Deborah Woodley, manager of health services policy, said blood was collected from inmate volunteers "from time to time".

She understood blood was volunteered in some North Island prisons up to the early 1980s. It was not a widespread practice, she said.

"The practice stopped in line with international developments in safety standards and blood transfusion," Woodley said.

But Dr Graeme Woodfield, former medical director of the Auckland regional blood services, which collected over a third of New Zealand's blood, remembers the situation differently.

He said it was a widespread practice to take blood from prisoners, certainly in Auckland, as it was throughout the western world.

"It was a few years before it really dawned on us that this was not a good population to bleed off.

"Although hepatitis C started in 1972 it was a few years before we realised this was a major problem with prisoners."

Inmates were willing to donate blood, for altruistic reasons and because it was a break from a mundane routine.

At the time there were high rates of hepatitis B in prisons, which blood was screened for.

Hepatitis C was recognised as a separate disease in the 1970s and formally identified in late 1988. Woodfield remembers the complaints from Mount Eden Prison inmates when the mobile blood units stopped calling.

"I remember writing apologetic letters to them, saying `sorry, but we can't do it any more'," he said.

Woodfield said he sympathised with the haemophiliac community which was affected by the Government's tardiness in introducing hepatitis C screening.

"I think it's an indictment of the people in the Health Department that they haven't dealt with this.

"It's shameful that New Zealand should treat a group of patients like this in such a way. It's appalling."

Carnahan said he was not surprised that blood was collected from prisons, in line with world trends.

But he was disappointed that his group was not warned of the risks and learned of the practice via the media.

"New Zealand seems to have maintained a practice that was deemed unsafe by other countries," he said.

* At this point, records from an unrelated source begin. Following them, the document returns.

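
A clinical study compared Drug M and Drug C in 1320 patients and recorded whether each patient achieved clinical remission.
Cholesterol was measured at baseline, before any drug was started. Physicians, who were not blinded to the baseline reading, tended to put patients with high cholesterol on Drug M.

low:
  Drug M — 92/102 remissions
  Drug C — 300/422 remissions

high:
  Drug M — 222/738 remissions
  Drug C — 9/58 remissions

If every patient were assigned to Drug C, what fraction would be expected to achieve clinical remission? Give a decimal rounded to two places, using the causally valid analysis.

The stratified and pooled comparisons disagree (Drug M wins within each cholesterol; Drug C wins overall), so the answer turns on the causal role of cholesterol.
The imbalance in cholesterol arose from how patients were allocated, not from anything the drug did; and cholesterol independently affects the outcome. The pooled gap is confounded — condition on cholesterol.
Standardising Drug C to the population cholesterol mix: 0.397·300/422 + 0.603·9/58 = 0.376.

0.38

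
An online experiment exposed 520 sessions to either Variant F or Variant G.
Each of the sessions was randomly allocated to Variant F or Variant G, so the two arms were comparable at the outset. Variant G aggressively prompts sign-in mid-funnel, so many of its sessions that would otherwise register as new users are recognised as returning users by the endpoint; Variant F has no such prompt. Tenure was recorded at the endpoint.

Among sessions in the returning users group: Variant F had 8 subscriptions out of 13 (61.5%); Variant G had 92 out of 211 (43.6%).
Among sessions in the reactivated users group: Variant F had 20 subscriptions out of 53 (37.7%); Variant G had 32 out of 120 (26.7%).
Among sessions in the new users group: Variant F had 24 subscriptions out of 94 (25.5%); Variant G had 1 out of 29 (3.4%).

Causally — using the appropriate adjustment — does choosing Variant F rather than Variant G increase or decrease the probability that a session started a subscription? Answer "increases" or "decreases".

Stratifying would compare variants among sessions the variants themselves sorted into user tenure groups — a form of selection on an intermediate. The unconditioned pooled rates give the total causal effect.
Pooled: Variant F 32.5% vs Variant G 34.7%; Variant G is higher overall.

decreases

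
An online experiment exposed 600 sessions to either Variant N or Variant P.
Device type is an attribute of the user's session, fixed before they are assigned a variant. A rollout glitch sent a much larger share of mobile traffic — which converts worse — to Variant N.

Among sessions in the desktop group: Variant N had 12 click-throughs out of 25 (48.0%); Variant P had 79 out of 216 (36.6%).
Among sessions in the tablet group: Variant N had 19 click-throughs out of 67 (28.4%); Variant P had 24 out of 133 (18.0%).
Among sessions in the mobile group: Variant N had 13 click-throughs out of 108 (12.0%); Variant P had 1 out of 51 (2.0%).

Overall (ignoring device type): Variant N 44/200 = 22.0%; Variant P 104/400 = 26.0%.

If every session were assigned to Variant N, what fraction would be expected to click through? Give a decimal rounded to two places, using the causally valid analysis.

Here device type is a common cause — it drives both which variant a case falls under and the outcome. The crude comparison mixes populations; the stratum-specific rates are the causally relevant ones.
Standardising Variant N to the population device type mix: 0.402·12/25 + 0.333·19/67 + 0.265·13/108 = 0.319.

0.32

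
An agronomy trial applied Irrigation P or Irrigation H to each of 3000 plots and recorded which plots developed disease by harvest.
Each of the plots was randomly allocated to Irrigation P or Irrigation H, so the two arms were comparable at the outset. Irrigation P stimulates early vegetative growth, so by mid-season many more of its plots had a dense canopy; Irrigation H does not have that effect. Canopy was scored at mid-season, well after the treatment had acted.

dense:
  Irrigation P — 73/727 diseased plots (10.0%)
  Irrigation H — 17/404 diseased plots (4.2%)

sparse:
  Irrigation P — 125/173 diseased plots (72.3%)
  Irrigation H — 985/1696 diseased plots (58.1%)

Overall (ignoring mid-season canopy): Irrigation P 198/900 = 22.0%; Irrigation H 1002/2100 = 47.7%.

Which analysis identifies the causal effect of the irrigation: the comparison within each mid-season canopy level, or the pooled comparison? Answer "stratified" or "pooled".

pooled

The mid-season canopy-specific comparison favours Irrigation H throughout, but the pooled figures favour Irrigation P. The question is whether to condition on mid-season canopy.
Mid-season canopy here is a post-treatment variable shaped by the irrigation; conditioning on it would introduce bias rather than remove it. The overall comparison is the causal one.
Pooled: Irrigation P 22.0% vs Irrigation H 47.7%; Irrigation P is lower overall.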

"As a first world country, it should have been learning from contemporary international experience and appears negligent to have continued this practice into the 1980s.

"At this point we do not know the precise date when this practice ceased, and the reasons for stopping it, but the practice seems to have continued after international knowledge of HIV and hepatitis C came to light."

Carnahan wants the police to review its inquiries into the culpability of former health ministers.

Police announced in August last year that a criminal prosecution would not proceed.

Any public inquiry should cover how much blood was collected from prisons and how it was used, he said.

"God only knows where it has gone. Was it processed or was it used as whole blood? Or was it just used for laboratory purposes?

"What other practices were also routine in this era?" asked Carnahan.

He has passed on the latest information to Wellington lawyer Roger Chapman, who is acting for 136 claimants suing the Government for failing to introduce national screening earlier.

Sixty of them are haemophiliacs.

Dr Cheryl Brunton, from the Christchurch School of Medicine and Health Sciences, studied hepatitis C in inmates after an outbreak at Paparua Prison in late 1991.

Of 273 prisoners surveyed, a surprising 23 per cent tested positive for hepatitis C antibodies, showing they had been exposed to the virus.

Thirteen per cent had a history of blood transfusion, 10 per cent had worked in the health care industry with exposure to human blood, 40 per cent had had a sexually transmitted disease, 79 per cent had tattoos and 74 per cent pierced ears.